Search code examples
perlhttp-headerscgilwplwp-useragent

Better way to proxy an HTTP request using Perl HTTP::Response and LWP?


I need a Perl CGI script that fetches a URL and then returns the result of the fetch - the status, headers and content - unaltered to the CGI environment so that the "proxied" URL is returned by the web server to the user's browser as if they'd accessed the URL directly.

I'm running my script from cgi-bin in an Apache web server on an Ubuntu 14.04 host, but this question should be independent of server platform - anything that can run Perl CGI scripts should be able to do it.

I've tried using LWP::UserAgent::request() and I've got very close. It returns an HTTP::Response object that contains the status code, headers and content, and even has an "as_string" method that turns it into a human-readable form. The problem from a CGI perspective is that "as string" converts the status code to "HTTP/1.1 200 OK" rather than "Status: 200 OK", so the Apache server doesn't recognise the output as a valid CGI response.

I can fix this by using other methods in HTTP::Response to split out the various parts, but there seems to be no public way of getting at the encapsulated HTTP::Headers object in order to call its as_string method; instead I have to hack into the Perl blessed object hash and yank out the private "_headers" member directly. To me this seems slightly evil, so is there a better way?
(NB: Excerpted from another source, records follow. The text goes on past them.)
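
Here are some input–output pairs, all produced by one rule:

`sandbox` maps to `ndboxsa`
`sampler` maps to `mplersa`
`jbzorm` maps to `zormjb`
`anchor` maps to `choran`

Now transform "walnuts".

lnutswa

The pattern: move the first 2 characters to the end (rotate left by 2).
So "walnuts" becomes "lnutswa".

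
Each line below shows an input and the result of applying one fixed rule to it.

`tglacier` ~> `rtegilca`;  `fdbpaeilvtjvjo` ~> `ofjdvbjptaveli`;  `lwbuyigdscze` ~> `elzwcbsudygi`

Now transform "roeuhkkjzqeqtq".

qrtoqeeuqhzkjk

Each output is the input with this applied: take characters alternately from the front and the back (1st, last, 2nd, 2nd-last, ...), then swap each adjacent pair of characters (1↔2, 3↔4, ...).
So "roeuhkkjzqeqtq" becomes "qrtoqeeuqhzkjk".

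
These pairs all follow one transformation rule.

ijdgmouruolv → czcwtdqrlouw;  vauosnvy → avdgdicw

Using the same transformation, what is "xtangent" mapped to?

omvbfbiv

Each output is the input with this applied: shift every letter 8 places forward in the alphabet (wrapping around), then swap the front and back halves of the string.
Applying both steps to "xtangent": "fbivomvb", then "omvbfbiv".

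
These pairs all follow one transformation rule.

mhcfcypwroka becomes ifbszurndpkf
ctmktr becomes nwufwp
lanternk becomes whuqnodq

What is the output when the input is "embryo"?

ubrhpe

Each output is the input with this applied: move the first 3 characters to the end (rotate left by 3), then shift every letter 3 places forward in the alphabet (wrapping around).
Working it through for "embryo": intermediate "ryoemb", final "ubrhpe".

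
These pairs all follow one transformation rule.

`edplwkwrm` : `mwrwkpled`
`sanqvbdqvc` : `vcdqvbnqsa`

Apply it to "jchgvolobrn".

Looking at the pairs, the operation is to swap each adjacent pair of characters (1↔2, 3↔4, ...), then reverse the string.
For "jchgvolobrn" the result is "nbrlovohgjc".

nbrlovohgjc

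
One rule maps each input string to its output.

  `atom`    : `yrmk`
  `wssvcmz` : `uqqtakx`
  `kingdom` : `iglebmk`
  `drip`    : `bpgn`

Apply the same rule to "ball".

Rule — shift every letter 2 places backward in the alphabet (wrapping around).
So "ball" becomes "zyjj".

zyjj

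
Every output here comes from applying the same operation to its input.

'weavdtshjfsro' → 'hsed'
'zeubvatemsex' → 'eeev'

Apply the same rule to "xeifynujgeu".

juey

The rule is to keep one character in every 3, starting at position 2 (positions 2nd, 5th, 8th, ...), then move the first 2 characters to the end (rotate left by 2).
Starting from "xeifynujgeu": after the first operation, "eyju"; after the second, "juey".
(Check on "weavdtshjfsro": → "edhs" → "hsed" ✓)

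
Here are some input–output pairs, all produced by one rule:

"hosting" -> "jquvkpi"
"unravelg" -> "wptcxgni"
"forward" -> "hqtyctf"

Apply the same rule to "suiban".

uwkdcp

Looking at the pairs, the operation is to shift every letter 2 places forward in the alphabet (wrapping around).
For "suiban" the result is "uwkdcp".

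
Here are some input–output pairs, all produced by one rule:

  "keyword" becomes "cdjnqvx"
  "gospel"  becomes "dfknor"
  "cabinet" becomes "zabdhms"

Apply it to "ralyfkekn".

zdejjkmqx

Looking at the pairs, the operation is to sort the characters into alphabetical order, then shift every letter 1 place backward in the alphabet (wrapping around).
"ralyfkekn" → "zdejjkmqx".
(Check on "cabinet": → "abceint" → "zabdhms" ✓)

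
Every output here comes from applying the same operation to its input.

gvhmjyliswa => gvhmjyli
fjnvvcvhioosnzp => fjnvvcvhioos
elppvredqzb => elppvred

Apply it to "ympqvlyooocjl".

The pattern: delete the last 3 characters.
On "ympqvlyooocjl" that produces "ympqvlyooo".

ympqvlyooo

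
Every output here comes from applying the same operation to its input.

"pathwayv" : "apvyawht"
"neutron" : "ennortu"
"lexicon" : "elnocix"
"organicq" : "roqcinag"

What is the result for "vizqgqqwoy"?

ivyowqqgqz

The rule is to reverse the string, then move the last 2 characters to the front (rotate right by 2).
Applying that to "vizqgqqwoy" gives "ivyowqqgqz".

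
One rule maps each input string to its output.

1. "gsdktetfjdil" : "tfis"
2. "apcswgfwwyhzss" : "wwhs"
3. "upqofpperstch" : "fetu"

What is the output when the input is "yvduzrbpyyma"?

The rule is to move the first 2 characters to the end (rotate left by 2), then keep one character in every 3, starting at position 3 (positions 3rd, 6th, 9th, ...).
For "yvduzrbpyyma", step one produces "duzrbpyymayv"; step two turns that into "zpmv".

zpmv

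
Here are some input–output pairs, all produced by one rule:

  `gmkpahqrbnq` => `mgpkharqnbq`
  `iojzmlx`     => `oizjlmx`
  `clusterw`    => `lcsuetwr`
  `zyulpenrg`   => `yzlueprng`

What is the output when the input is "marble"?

The pattern: swap each adjacent pair of characters (1↔2, 3↔4, ...).
On "marble" that produces "ambrel".

ambrel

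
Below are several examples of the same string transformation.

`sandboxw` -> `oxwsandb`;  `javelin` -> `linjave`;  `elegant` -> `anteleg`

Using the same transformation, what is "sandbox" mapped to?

Looking at the pairs, the operation is to move the last 3 characters to the front (rotate right by 3).
Applying that to "sandbox" gives "boxsand".

boxsand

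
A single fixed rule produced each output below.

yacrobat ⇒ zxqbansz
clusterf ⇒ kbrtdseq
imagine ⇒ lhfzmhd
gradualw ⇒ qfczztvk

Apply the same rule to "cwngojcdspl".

In each case the input is transformed by: swap each adjacent pair of characters (1↔2, 3↔4, ...), then shift every letter 1 place backward in the alphabet (wrapping around).
On "cwngojcdspl": the first step gives "wcgnjodcpsl", and the second then gives "vbfmincbork".
(Check on "imagine": → "miganie" → "lhfzmhd" ✓)

vbfmincbork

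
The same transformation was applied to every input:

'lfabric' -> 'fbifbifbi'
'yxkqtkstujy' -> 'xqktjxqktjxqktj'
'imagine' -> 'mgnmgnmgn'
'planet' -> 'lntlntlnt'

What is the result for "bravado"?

Each output is the input with this applied: keep every other character starting from the second (positions 2nd, 4th, 6th, ...), then write the whole string 3 times in a row.
Working it through for "bravado": intermediate "rvd", final "rvdrvdrvd".

rvdrvdrvd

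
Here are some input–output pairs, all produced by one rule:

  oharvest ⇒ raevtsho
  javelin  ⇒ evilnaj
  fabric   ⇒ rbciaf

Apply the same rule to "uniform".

In each case the input is transformed by: swap each adjacent pair of characters (1↔2, 3↔4, ...), then move the first 2 characters to the end (rotate left by 2).
Applying that to "uniform" gives "firomnu".

firomnu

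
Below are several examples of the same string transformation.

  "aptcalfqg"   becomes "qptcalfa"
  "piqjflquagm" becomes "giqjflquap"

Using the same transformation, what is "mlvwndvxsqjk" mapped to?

jlvwndvxsqm

Each output is the input with this applied: delete the last character, then swap the first and last characters.
"mlvwndvxsqjk" → "mlvwndvxsqj" → "jlvwndvxsqm".
(Check on "piqjflquagm": → "piqjflquag" → "giqjflquap" ✓)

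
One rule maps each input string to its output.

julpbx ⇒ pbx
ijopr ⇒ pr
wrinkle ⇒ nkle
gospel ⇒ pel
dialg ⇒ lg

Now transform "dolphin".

phin

Looking at the pairs, the operation is to delete the first 3 characters.
Applying that to "dolphin" gives "phin".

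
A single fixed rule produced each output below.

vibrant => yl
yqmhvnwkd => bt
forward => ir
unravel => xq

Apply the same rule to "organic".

Looking at the pairs, the operation is to shift every letter 3 places forward in the alphabet (wrapping around), then keep only the first 2 characters.
For "organic", step one produces "rujdqlf"; step two turns that into "ru".

ru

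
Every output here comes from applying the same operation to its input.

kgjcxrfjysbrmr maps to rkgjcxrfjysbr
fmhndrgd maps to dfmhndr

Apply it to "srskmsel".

lsrskms

The rule is to move the last 2 characters to the front (rotate right by 2), then delete the first character.
On "srskmsel" that produces "lsrskms".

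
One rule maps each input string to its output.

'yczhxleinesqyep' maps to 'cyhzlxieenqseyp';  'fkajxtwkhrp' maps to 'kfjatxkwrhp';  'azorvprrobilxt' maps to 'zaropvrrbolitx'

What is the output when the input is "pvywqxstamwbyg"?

Rule — swap each adjacent pair of characters (1↔2, 3↔4, ...).
On "pvywqxstamwbyg" that produces "vpwyxqtsmabwgy".

vpwyxqtsmabwgy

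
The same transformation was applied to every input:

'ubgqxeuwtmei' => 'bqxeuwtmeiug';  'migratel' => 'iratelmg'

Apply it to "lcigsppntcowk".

In each case the input is transformed by: move the first 2 characters to the end (rotate left by 2), then swap the first and last characters.
Applying both steps to "lcigsppntcowk": "igsppntcowklc", then "cgsppntcowkli".
(Check on "migratel": → "gratelmi" → "iratelmg" ✓)

cgsppntcowkli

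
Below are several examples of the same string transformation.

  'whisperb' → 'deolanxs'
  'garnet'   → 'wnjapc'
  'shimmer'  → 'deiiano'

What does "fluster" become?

hqopanb

The rule is to shift every letter 4 places backward in the alphabet (wrapping around), then move the first character to the end.
For "fluster", step one produces "bhqopan"; step two turns that into "hqopanb".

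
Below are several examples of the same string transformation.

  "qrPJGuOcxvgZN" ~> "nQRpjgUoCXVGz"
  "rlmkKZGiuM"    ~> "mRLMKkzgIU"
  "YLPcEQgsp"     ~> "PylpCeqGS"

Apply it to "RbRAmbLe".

The rule is to flip the case of every letter, then move the last character to the front.
On "RbRAmbLe": the first step gives "rBraMBlE", and the second then gives "ErBraMBl".

ErBraMBl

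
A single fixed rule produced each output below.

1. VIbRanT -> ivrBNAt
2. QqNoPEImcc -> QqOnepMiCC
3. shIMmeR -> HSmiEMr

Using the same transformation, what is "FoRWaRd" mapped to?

Rule — flip the case of every letter, then swap each adjacent pair of characters (1↔2, 3↔4, ...).
"FoRWaRd" → "fOrwArD" → "OfwrrAD".

OfwrrAD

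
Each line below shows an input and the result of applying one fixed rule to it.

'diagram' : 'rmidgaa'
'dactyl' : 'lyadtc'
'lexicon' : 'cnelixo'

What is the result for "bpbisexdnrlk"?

klpbibesdxrn

The rule is to swap each adjacent pair of characters (1↔2, 3↔4, ...), then move the last 2 characters to the front (rotate right by 2).
For "bpbisexdnrlk", step one produces "pbibesdxrnkl"; step two turns that into "klpbibesdxrn".
(Check on "lexicon": → "elixocn" → "cnelixo" ✓)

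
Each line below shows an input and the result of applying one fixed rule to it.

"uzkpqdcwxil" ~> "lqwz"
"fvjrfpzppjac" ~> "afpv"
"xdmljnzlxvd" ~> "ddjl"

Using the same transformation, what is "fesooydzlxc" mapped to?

In each case the input is transformed by: keep one character in every 3, starting at position 2 (positions 2nd, 5th, 8th, ...), then sort the characters into alphabetical order.
For "fesooydzlxc", step one produces "eozc"; step two turns that into "ceoz".

ceoz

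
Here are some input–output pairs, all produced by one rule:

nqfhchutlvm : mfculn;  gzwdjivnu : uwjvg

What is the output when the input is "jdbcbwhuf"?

fbbhj

Each output is the input with this applied: swap the first and last characters, then keep every other character starting from the first (positions 1st, 3rd, 5th, ...).
For "jdbcbwhuf", step one produces "fdbcbwhuj"; step two turns that into "fbbhj".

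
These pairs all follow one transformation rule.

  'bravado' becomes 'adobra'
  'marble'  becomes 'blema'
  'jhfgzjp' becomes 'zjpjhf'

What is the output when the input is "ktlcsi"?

The pattern: move the last 3 characters to the front (rotate right by 3), then delete the last character.
"ktlcsi" → "csiktl" → "csikt".

csikt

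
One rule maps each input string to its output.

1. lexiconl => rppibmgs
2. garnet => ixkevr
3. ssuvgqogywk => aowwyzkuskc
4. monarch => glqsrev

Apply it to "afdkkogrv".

Each output is the input with this applied: shift every letter 4 places forward in the alphabet (wrapping around), then move the last 2 characters to the front (rotate right by 2).
Applying both steps to "afdkkogrv": "ejhooskvz", then "vzejhoosk".

vzejhoosk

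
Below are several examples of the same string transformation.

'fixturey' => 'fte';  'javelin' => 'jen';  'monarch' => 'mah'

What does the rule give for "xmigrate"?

What's happening: keep one character in every 3, starting at position 1 (positions 1st, 4th, 7th, ...).
Applying that to "xmigrate" gives "xgt".

xgt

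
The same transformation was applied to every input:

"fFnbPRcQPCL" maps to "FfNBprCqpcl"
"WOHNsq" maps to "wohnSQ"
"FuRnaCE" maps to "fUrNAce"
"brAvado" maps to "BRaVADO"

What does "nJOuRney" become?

NjoUrNEY

The transformation: flip the case of every letter.
Doing the same to "nJOuRney": "NjoUrNEY".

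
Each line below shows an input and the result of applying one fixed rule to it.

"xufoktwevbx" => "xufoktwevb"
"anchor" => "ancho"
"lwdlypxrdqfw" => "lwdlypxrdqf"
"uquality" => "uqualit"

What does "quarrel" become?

quarre

In each case the input is transformed by: delete the last character.
For "quarrel" the result is "quarre".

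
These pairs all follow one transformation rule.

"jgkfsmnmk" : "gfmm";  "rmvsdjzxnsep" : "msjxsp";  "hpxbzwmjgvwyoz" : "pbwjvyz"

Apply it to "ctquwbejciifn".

Looking at the pairs, the operation is to keep every other character starting from the second (positions 2nd, 4th, 6th, ...).
Applying that to "ctquwbejciifn" gives "tubjif".

tubjif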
Here's some code to illustrate the above. If you put it in your cgi-bin directory then you can call it as

http://localhost/cgi-bin/lwp-test?url=http://localhost/&http-response=1&show=1

You can use a different URL for testing if you want. If you set http-response=0 (or drop the param altogether) then you get the working piece-by-piece solution. If you set show=0 (or drop it) then the proxied request is returned by the script. Apache will return the proxied page if you have http-response=0 and will choke with a 500 Internal Server Error if it's 1.

#!/usr/bin/perl

use strict;
use warnings;

use CGI::Simple;
use HTTP::Request;
use HTTP::Response;
use LWP::UserAgent;

my $q = CGI::Simple->new();
my $ua = LWP::UserAgent->new();
my $req = HTTP::Request->new(GET => $q->param('url'));
my $res = $ua->request($req);

# print a text/plain header if called with "show=1" in the query string
# so proxied URL response is shown in browser, otherwise just output
# the proxied response as if it was ours.
if ($q->param('show')) {
    print $q->header("text/plain");
    print "\n";
}

if ($q->param('http-response')) {
    # This prints the status as "HTTP/1.1 200 OK", not "Status: 200 OK".
    print $res->as_string;
} else {
    # This works correctly as a proxy, but using {_headers} to get at
    # the private encapsulated HTTP:Response object seems a bit evil.
    # There must be a better way!
    print "Status: ", $res->status_line, "\n";
    print $res->{_headers}->as_string;
    print "\n";
    print $res->content;
}

Please bear in mind that this script was written purely to demonstrate how to forward an HTTP::Response object to the CGI environment and bears no resemblance to my actual application.


Solution

  • You can go around the internals of the response object at $res->{_headers} by using the $res->headers method, that returns the actual HTTP::Headers instance that is used. HTTP::Response inherits that from HTTP::Message.

    It would then look like this:

    print "Status: ", $res->status_line, "\n";
    print $res->headers->as_string;
    

    That looks less evil, though it's still not pretty.